Mehrenteils macht er aber eine etwas stolze Miene, und da er ohnehin die
üble Gewohnheit an sich hat, daß er das Halstuch sehr fest zuzieht, so
bekommt er dadurch ein etwas wildes Ansehen, anstatt daß er sonst kühn und
herzhaft aussehen würde. Obgleich er schlechte Zähne hat, so verstellt ihn
doch das Lachen nicht, und in seinem Lächeln ist etwas reizendes.

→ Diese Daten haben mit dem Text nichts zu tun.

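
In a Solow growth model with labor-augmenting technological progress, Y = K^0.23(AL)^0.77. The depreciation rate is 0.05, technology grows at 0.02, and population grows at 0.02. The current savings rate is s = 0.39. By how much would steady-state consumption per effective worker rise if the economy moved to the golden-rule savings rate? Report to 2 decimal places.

Δc ≈ 0.07

Capital per effective worker breaks even when investment replaces (n + g + δ)·k; here n + g + δ = 0.09.
Current steady state (s = 0.39): k* = (0.39/0.09)^(1/0.77) ≈ 6.7149, y* = 6.7149^0.23 ≈ 1.5496, c* = (1−0.39)·1.5496 ≈ 0.9453.
Setting f'(k) = n+g+δ gives 0.23·k^(0.23−1) = 0.09, hence k_gold = (0.23/0.09)^(1/0.77) ≈ 3.3822.
y_gold = 3.3822^0.23 ≈ 1.3235, c_gold = y_gold − 0.09·k_gold ≈ 1.0191.
Gain: Δc = 1.0191 − 0.9453 ≈ 0.0738.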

(aus: Die reine Wahrheit oder Denkwürdigkeiten des Hauses Wirtemberg,
Köln 1765, 66f.)
Als Carl Eugen stirbt, ist auch Schiller tief gerührt, wie aus den
Erinnerungen Kerners hervorgeht:
"Ob bei dem Leichenbegängnisse des Herzogs Karl, wie billig gewesen wäre,
die Schüler seiner Karlsakademie seinem Sarge folgten, weiß ich nicht; ich
glaube nicht, dass diese Veranstaltung getroffen wurde, aber e i n
Karlsschüler und zwar der größte, den diese Schule hegte, befand sich damals
zufällig in Ludwigsburg und sah mit Gefühlen kindlicher Wehmut, die der
lebende Herzog wohl nicht von ihm erwartete, seiner Leiche nach.[...]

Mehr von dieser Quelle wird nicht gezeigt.